Grace Gray
”It really adds color to my life!” lower Grace Gray says about her involvement in several Exeter Student Service Organization clubs. Grace started with ESSO in the fall of her prep year, when one of her cross-country teammates invited her to a meeting of Gal Pals, through which female ESSO volunteers meet bi-weekly with local special needs women. “I just went along, mainly to be with my running friends,” Grace recalls. She had no idea what role she would play at ESSO or at Gal Pals, nor did she guess at what role the organization would play in her life.
Since then, Grace has forged close bonds with several Gal Pals and connected with one woman in particular. “We’ve gotten really close,” Grace says. “I love to hear what’s going on with her and can talk with her about my own life.”
Grace is also active in Reading Buddies, another ESSO group; its members go to a local elementary school to read each week with third graders. “I loved it so much!” Grace says with a smile. She has made close friends with her fellow Exonian readers and also connected with the students. Occasionally, Grace will see a Reading Buddy getting an ice cream at Stillwell’s in downtown Exeter; knowing local children enhances her trips to Exeter’s stores and restaurants and deepens her connection to the wider community.
A regular at Gal Pals and Reading Buddies, Grace found that her involvement with ESSO “blossomed from there.” A running friend encouraged her to “jump outside of my comfort zone” and attend a meeting of ESSO’s Global Health Initiatives. In that organization, Grace works with her fellow Exonians to understand and raise awareness of various global and local health threats, such as Lyme disease. She participates in Support Our Troops, traveling with other Exonians to the local Air Force base to welcome home or send off soldiers. Grace also makes time for the Giving Thanks Club, where Exonians express their appreciation to donors to The Exeter Fund. She is the children’s coordinator for the ESSO Board, an e-proctor, and a student leader of the Trash to Treasure program, which aims to minimize waste for the end-of-year clean-out.
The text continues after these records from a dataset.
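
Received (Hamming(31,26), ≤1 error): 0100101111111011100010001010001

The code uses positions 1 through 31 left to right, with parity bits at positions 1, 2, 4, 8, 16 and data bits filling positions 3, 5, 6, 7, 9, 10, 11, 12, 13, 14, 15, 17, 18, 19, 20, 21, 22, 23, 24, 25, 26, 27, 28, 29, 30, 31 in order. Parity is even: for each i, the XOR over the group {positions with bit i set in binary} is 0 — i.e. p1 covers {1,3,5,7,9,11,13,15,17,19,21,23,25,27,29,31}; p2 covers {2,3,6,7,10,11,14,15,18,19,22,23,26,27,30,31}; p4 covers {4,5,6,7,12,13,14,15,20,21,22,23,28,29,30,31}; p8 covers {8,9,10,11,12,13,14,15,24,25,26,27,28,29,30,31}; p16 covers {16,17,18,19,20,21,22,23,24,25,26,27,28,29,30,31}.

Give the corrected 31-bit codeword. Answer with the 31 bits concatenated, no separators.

0100100111111011100010001010001

s1 (pos 1,3,5,7,9,11,13,15,17,19,21,23,25,27,29,31): 0⊕0⊕1⊕1⊕1⊕1⊕1⊕1⊕1⊕0⊕1⊕0⊕1⊕1⊕0⊕1 = 1
s2 (pos 2,3,6,7,10,11,14,15,18,19,22,23,26,27,30,31): 1⊕0⊕0⊕1⊕1⊕1⊕0⊕1⊕0⊕0⊕0⊕0⊕0⊕1⊕0⊕1 = 1
s4 (pos 4,5,6,7,12,13,14,15,20,21,22,23,28,29,30,31): 0⊕1⊕0⊕1⊕1⊕1⊕0⊕1⊕0⊕1⊕0⊕0⊕0⊕0⊕0⊕1 = 1
s8 (pos 8,9,10,11,12,13,14,15,24,25,26,27,28,29,30,31): 1⊕1⊕1⊕1⊕1⊕1⊕0⊕1⊕0⊕1⊕0⊕1⊕0⊕0⊕0⊕1 = 0
s16 (pos 16,17,18,19,20,21,22,23,24,25,26,27,28,29,30,31): 1⊕1⊕0⊕0⊕0⊕1⊕0⊕0⊕0⊕1⊕0⊕1⊕0⊕0⊕0⊕1 = 0
Syndrome s16…s1 = 00111 → error at position 7.
Flip position 7: 0100101111111011100010001010001 → 0100100111111011100010001010001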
As a middle school student in Richmond, Virginia, Grace wasn’t involved in community service activities. She says, “I didn’t have much exposure, so it was a lack of opportunities and a lack of knowing my passions.”
In her first two years at Exeter, Grace has also discovered passions in the classroom, unleashed by the Harkness approach. “In middle school, I didn’t like history,” Grace reflects. “We read textbooks and were tested on what we learned from them.” At Exeter, Grace has found the Harkness table fosters a deeper understanding and appreciation of the subject. She loved her course in Classical Rome during winter of prep year and Absolutism and the Revolution during her lower winter. “We form our own ideas,” she says. “I get to explore the way I think about issues and also connect with others at the Harkness table.”
Grace is a member of the varsity cross-country, winter track and spring track teams. She specializes in the longer races, competing in the one-mile, two-mile and 3K distances. She also makes time to participate in the Dean’s Council, where she is one of 15 students selected to work with Exeter’s deans to strengthen the school and its programs.
But her ESSO work remains central to her life. As she has discovered, giving to the community results in a gift to herself. Of her connections with Gal Pals and Reading Buddies, Grace says, “These interactions remind me of who I want to be as a person.”